Health & Fitness

Make fortified foods affordable for Kenyans


A family having a picnic. Although in some cases fortified foods are more expensive than the unfortified options, families should ensure they balance their meals in order to avoid lack of micronutrients which costs more in medical bills. File

Kenya will lose estimated Sh3.2 trillion by the year 2030 if rampant malnutrition is not addressed. Further, in a span of five years, more than 360,000 children will die as a result of Vitamin A deficiency, according to data from the ministry of public health and sanitation.

The shocking statistics have not only caught the attention of public health professionals but have sent local food manufacturing companies into drafting strategies of tapping from opportunities in private sector contribution to the health sector.

Last week, Mumias Sugar Company launched the first Vitamin A fortified sugar in the region. It has followed in the steps of such companies as Unga group, Capwel of Thika and Bidco that have pioneered in food fortification.

“Enormous credit is due to Mumias Sugar Company for taking the initiative to enrich its sugar with Vitamin A. This will make a significant contribution to improving the nutrition status of people of Kenya especially children and pregnant women,” said Olivia Yambi, UNICEF Kenya representative.

It is no doubt that the future of food manufacturing is directed towards addressing emerging health challenges and if the government adopts mandatory standards for food certification, such companies stand to benefit from large markets as then there will be no cheap alternatives of unfortified food stuffs.

Through their Vitamin A fortified sugar brand, Mumias has a wide market as currently only Zambia and Nigeria manufacture fortified sugar.

Duping consumers

But consumer rights activists believe that such innovations should be accompanied by certified standards to ensure that consumers are not duped.

“The reason COFEK is more apprehensive and equally concerned is that while food fortification with Vitamin A is most cost-effective, it must be guided by some principles, standards and procedures,” said Edwin Wanjawa, executive officer, Consumers Federation of Kenya, COFEK.

At the moment, fortified foods retail in Kenya at a higher price than the unfortified ones hence companies that have fortified their products do not enjoy a 100 percent demand for them.

Unga group for example is the seller of Jogoo extra and Hostess brands of maize meal flour that is fortified with iron, folic acid and zinc. These products sell alongside unfortified maize flours.

For Capwel Limited, pendana, the company’s name for the fortified flour is a promising venture going by the number of customers opting for the product following campaigns on healthy living but it is yet to achieve a 100 percent preference.

“At the moment what we are doing is encouraging our partners who are offering relief food to the vulnerable communities to take up the fortified foodstuffs,” said Gladys Mugambi, deputy head department of nutrition at the ministry of public health and sanitation.

Despite food fortification being a relatively expensive exercise, it would make business sense for a company that manufactures regularly used products to turn into food fortification.

In itself, sugar is consumed in almost all Kenyan households at various intervals. In her view, Ms Mugambi says that through constant education on the long term benefit of consuming a packet of fortified sugar, many will turn to healthy living.

“Our next step is to educate the public that adding that little amount of money to buy fortified foodstuff is cheaper than having to deal with the effects of micronutrient deficiency. When a mandatory fortification programme is adopted there will be no cheap alternatives,” she added.

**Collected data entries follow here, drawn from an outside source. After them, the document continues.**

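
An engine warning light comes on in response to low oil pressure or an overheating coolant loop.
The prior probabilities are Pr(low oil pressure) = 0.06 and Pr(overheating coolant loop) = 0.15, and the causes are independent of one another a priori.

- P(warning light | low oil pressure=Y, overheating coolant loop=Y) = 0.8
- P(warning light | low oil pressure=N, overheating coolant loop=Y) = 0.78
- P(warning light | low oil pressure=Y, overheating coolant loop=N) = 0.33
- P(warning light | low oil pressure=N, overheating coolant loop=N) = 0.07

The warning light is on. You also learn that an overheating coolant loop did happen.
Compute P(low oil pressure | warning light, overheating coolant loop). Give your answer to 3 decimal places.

P(warning light | overheating coolant loop) = 0.78·0.94 + 0.8·0.06 = 0.733200 + 0.048000 = 0.781200
Restricting to configurations with low oil pressure present: 0.8·0.06 = 0.048000.
Hence the posterior is 0.048000/0.781200 ≈ 0.061.

P(low oil pressure | warning light, overheating coolant loop) ≈ 0.061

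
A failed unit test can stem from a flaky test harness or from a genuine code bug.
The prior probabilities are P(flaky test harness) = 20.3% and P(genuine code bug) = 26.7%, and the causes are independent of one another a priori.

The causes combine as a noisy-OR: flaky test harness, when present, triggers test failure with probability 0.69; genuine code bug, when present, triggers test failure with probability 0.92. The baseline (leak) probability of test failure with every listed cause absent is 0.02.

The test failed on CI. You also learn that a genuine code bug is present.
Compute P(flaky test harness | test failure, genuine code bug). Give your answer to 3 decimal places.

Under noisy-OR, P(test failure | causes) = 1 − (1−0.02)·∏(1−qᵢ) over the active causes.
For the numerator, keep only flaky test harness=true terms: 0.975696*0.203 = 0.198066
The normalizing constant is 0.9216*0.797 + 0.975696*0.203 = 0.932581
Posterior = 0.198066 / 0.932581 ≈ 0.212

P(flaky test harness | test failure, genuine code bug) ≈ 0.212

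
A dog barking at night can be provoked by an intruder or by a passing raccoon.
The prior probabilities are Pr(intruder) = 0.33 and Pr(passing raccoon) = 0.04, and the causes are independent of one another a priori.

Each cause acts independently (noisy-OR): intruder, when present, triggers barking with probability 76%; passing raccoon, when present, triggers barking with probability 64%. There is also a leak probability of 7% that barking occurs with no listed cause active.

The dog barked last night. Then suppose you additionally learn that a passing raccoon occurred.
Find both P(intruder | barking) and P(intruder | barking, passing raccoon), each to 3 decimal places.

Under noisy-OR, P(barking | causes) = 1 − (1−0.07)·∏(1−qᵢ) over the active causes.
By total probability over the 4 (intruder, passing raccoon) configurations:
  P(barking) = 0.07·0.67·0.96 + 0.6652·0.67·0.04 + 0.7768·0.33·0.96 + 0.919648·0.33·0.04
        = 0.045024 + 0.017827 + 0.246090 + 0.012139 = 0.321080
Keeping only the intruder-present terms gives 0.258229, so
  P(intruder | barking) = 0.258229 / 0.321080 ≈ 0.804

Now condition on the additional information:
By total probability over both values of intruder:
  P(barking | passing raccoon) = 0.6652*0.67 + 0.919648*0.33
        = 0.445684 + 0.303484 = 0.749168
Keeping only the intruder-present terms gives 0.303484, so
  P(intruder | barking, passing raccoon) = 0.303484 / 0.749168 ≈ 0.405

P(intruder | barking) ≈ 0.804; P(intruder | barking, passing raccoon) ≈ 0.405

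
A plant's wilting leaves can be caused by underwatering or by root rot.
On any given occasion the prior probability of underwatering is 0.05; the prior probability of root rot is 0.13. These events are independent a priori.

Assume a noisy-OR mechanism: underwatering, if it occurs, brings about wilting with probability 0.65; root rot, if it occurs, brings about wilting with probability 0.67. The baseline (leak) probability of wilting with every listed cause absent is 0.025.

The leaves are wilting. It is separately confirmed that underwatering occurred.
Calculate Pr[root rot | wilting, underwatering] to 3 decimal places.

Under noisy-OR, P(wilting | causes) = 1 − (1−0.025)·∏(1−qᵢ) over the active causes.
Numerator (weight on configurations with root rot): 0.887387×0.13 = 0.115360
Normalizer over all consistent configurations: 0.65875×0.87 + 0.887387×0.13 = 0.688472
Posterior = 0.115360 / 0.688472 ≈ 0.168

Pr[root rot | wilting, underwatering] ≈ 0.168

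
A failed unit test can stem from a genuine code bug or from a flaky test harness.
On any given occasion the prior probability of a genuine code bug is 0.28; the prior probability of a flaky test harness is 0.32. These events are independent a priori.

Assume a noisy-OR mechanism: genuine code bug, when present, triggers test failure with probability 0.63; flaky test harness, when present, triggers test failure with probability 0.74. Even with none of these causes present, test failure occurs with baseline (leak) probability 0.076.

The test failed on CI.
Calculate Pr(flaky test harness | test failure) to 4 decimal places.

Under noisy-OR, P(test failure | causes) = 1 − (1−0.076)·∏(1−qᵢ) over the active causes.
Enumerate the 4 (genuine code bug, flaky test harness) configurations and weight by the priors:
  P(test failure) = 0.076×0.72×0.68 + 0.75976×0.72×0.32 + 0.65812×0.28×0.68 + 0.911111×0.28×0.32
        = 0.037210 + 0.175049 + 0.125306 + 0.081636 = 0.419201
The terms with flaky test harness present sum to 0.256685, so
  P(flaky test harness | test failure) = 0.256685 / 0.419201 ≈ 0.6123

Pr(flaky test harness | test failure) ≈ 0.6123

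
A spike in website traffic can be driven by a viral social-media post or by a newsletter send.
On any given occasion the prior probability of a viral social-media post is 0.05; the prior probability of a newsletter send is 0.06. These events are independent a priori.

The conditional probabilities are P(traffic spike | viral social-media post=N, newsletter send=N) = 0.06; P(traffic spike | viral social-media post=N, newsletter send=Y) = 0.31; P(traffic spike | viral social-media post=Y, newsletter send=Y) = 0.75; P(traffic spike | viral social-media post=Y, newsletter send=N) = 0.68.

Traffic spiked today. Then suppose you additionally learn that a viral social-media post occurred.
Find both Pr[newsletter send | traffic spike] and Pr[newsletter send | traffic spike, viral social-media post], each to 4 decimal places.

Pr[newsletter send | traffic spike] ≈ 0.1889; Pr[newsletter send | traffic spike, viral social-media post] ≈ 0.0658

Weight on newsletter send=true, given the evidence: 0.017670 + 0.002250 = 0.019920
The normalizing constant is 0.06·0.95·0.94 + 0.31·0.95·0.06 + 0.68·0.05·0.94 + 0.75·0.05·0.06 = 0.105460
Posterior = 0.019920 / 0.105460 ≈ 0.1889

Now also conditioning on viral social-media post=true:
Sum P(traffic spike|·) weighted by the priors over both values of newsletter send:
  P(traffic spike | viral social-media post) = 0.68·0.94 + 0.75·0.06
        = 0.639200 + 0.045000 = 0.684200
Keeping only the newsletter send-present terms gives 0.045000, so
  P(newsletter send | traffic spike, viral social-media post) = 0.045000 / 0.684200 ≈ 0.0658
Conditioning on viral social-media post lowers the posterior on newsletter send: the classic explaining-away effect in a common-effect structure.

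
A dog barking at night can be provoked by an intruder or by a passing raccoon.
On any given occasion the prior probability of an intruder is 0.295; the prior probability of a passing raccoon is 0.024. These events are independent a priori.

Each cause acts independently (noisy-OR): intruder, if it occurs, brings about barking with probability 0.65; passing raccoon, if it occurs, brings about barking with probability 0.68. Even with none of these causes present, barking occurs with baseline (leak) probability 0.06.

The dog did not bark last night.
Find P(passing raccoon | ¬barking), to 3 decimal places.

P(passing raccoon | ¬barking) ≈ 0.008

Under noisy-OR, P(barking | causes) = 1 − (1−0.06)·∏(1−qᵢ) over the active causes.
Weight on passing raccoon=true, given the evidence: 0.005090 + 0.000745 = 0.005835
The normalizing constant is 0.94×0.705×0.976 + 0.3008×0.705×0.024 + 0.329×0.295×0.976 + 0.10528×0.295×0.024 = 0.747356
Posterior = 0.005835 / 0.747356 ≈ 0.008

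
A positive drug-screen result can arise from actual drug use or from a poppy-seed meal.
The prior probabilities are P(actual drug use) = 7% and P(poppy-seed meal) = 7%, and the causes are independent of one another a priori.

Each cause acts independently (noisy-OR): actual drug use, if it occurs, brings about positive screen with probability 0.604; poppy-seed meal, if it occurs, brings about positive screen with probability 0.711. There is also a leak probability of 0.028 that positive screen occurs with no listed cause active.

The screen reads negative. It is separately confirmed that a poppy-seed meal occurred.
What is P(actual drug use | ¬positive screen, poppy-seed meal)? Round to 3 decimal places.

P(actual drug use | ¬positive screen, poppy-seed meal) ≈ 0.029

Under noisy-OR, P(positive screen | causes) = 1 − (1−0.028)·∏(1−qᵢ) over the active causes.
By total probability over both values of actual drug use:
  P(¬positive screen | poppy-seed meal) = 0.280908·0.93 + 0.11124·0.07
        = 0.261244 + 0.007787 = 0.269031
Keeping only the actual drug use-present terms gives 0.007787, so
  P(actual drug use | ¬positive screen, poppy-seed meal) = 0.007787 / 0.269031 ≈ 0.029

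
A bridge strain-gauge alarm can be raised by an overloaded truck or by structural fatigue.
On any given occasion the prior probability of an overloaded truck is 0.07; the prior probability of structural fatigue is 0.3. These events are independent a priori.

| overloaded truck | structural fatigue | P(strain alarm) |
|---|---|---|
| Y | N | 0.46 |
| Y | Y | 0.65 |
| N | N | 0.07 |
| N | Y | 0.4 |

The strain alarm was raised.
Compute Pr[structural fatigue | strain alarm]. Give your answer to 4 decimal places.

P(strain alarm) = 0.07×0.93×0.7 + 0.4×0.93×0.3 + 0.46×0.07×0.7 + 0.65×0.07×0.3 = 0.045570 + 0.111600 + 0.022540 + 0.013650 = 0.193360
The structural fatigue-present share is 0.111600 + 0.013650 = 0.125250.
So P(structural fatigue | strain alarm) = 0.125250/0.193360 ≈ 0.6478.

Pr[structural fatigue | strain alarm] ≈ 0.6478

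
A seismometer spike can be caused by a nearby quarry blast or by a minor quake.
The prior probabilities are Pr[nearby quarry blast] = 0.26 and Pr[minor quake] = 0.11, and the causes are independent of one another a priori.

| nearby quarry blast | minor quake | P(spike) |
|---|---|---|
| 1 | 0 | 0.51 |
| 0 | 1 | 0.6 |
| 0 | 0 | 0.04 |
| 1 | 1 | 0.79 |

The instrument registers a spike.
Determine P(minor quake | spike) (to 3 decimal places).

P(minor quake | spike) ≈ 0.331

By total probability over the 4 (nearby quarry blast, minor quake) configurations:
  P(spike) = 0.04·0.74·0.89 + 0.6·0.74·0.11 + 0.51·0.26·0.89 + 0.79·0.26·0.11
        = 0.026344 + 0.048840 + 0.118014 + 0.022594 = 0.215792
Configurations with minor quake contribute 0.071434, so
  P(minor quake | spike) = 0.071434 / 0.215792 ≈ 0.331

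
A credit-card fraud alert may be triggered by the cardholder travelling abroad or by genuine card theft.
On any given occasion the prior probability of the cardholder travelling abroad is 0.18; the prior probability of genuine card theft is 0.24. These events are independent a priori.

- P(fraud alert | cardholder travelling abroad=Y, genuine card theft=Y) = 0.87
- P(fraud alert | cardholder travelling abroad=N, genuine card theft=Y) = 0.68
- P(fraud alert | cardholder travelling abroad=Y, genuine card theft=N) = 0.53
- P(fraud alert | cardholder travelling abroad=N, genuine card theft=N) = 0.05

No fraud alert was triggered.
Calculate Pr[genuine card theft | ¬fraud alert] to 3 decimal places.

P(¬fraud alert) = 0.95·0.82·0.76 + 0.32·0.82·0.24 + 0.47·0.18·0.76 + 0.13·0.18·0.24 = 0.592040 + 0.062976 + 0.064296 + 0.005616 = 0.724928
Of this, 0.068592 comes from 0.062976 + 0.005616 (the genuine card theft=true cases).
Hence the posterior is 0.068592/0.724928 ≈ 0.095.

Pr[genuine card theft | ¬fraud alert] ≈ 0.095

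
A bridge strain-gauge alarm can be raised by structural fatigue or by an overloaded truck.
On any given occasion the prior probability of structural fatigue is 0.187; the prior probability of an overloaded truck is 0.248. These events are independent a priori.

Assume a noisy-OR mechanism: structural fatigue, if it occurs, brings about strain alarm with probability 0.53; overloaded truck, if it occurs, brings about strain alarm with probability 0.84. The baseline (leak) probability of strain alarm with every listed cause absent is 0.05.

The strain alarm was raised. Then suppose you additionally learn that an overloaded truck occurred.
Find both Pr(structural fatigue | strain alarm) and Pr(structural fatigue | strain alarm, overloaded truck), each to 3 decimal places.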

Such a requirement was adopted for salt by the Kenya government in 1989 following a rise in goitre rates. Before then, salt manufacturers fortified salt with iodine at their own will.

Reduced goitre

In a micro-nutrient levels survey carried out in 1994, total goitre rates had dropped to 16 percent while a 2004 National Iodine study done by KEMRI showed a reduction to 6 percent. Currently, 98 percent of the population consumes iodized salt.

Among manufacturers of cooking oil, only BIDCO produces fortified cooking oils. Even here, not all the brands are fortified.

In fortification processes, companies rely on processed micro-nutrients. Health experts say these are preferable because they are easily absorbed in the body.

Currently, more than 76 percent of children in Kenya suffer from Vitamin A deficiency that has resulted in cases of night blindness, low productivity and deaths in some cases.

The impact of the situation has seen the government turn to Vitamin A supplements that are offered for free at government facilities to pregnant women and children of between 6 months and 5 years every six months.

Ms Catherine Fitzgibbon who heads the Kenya programme at Save the Children UK says food fortification standards are an important way for governments to avail essential micro-nutrients to their populations.

However, it would make sense to accompany this with education on alternative ways of sourcing for the nutrients.

“Not everyone requires fortified food but through education on how to combine different foods one can get the required nutrients. In Kenya where majority live in poverty and cannot afford different foodstuffs, fortifying products that are consumed regularly is a solution,” she said.
This is what informs the focus to food fortification; micronutrient deficiencies contribute to morbidity and mortality rates, reduced productivity and as a result slow national development.

Other than increased health care costs due to resultant diseases, children do not reap maximum benefits from school as they often miss school to seek health care and have low concentration levels.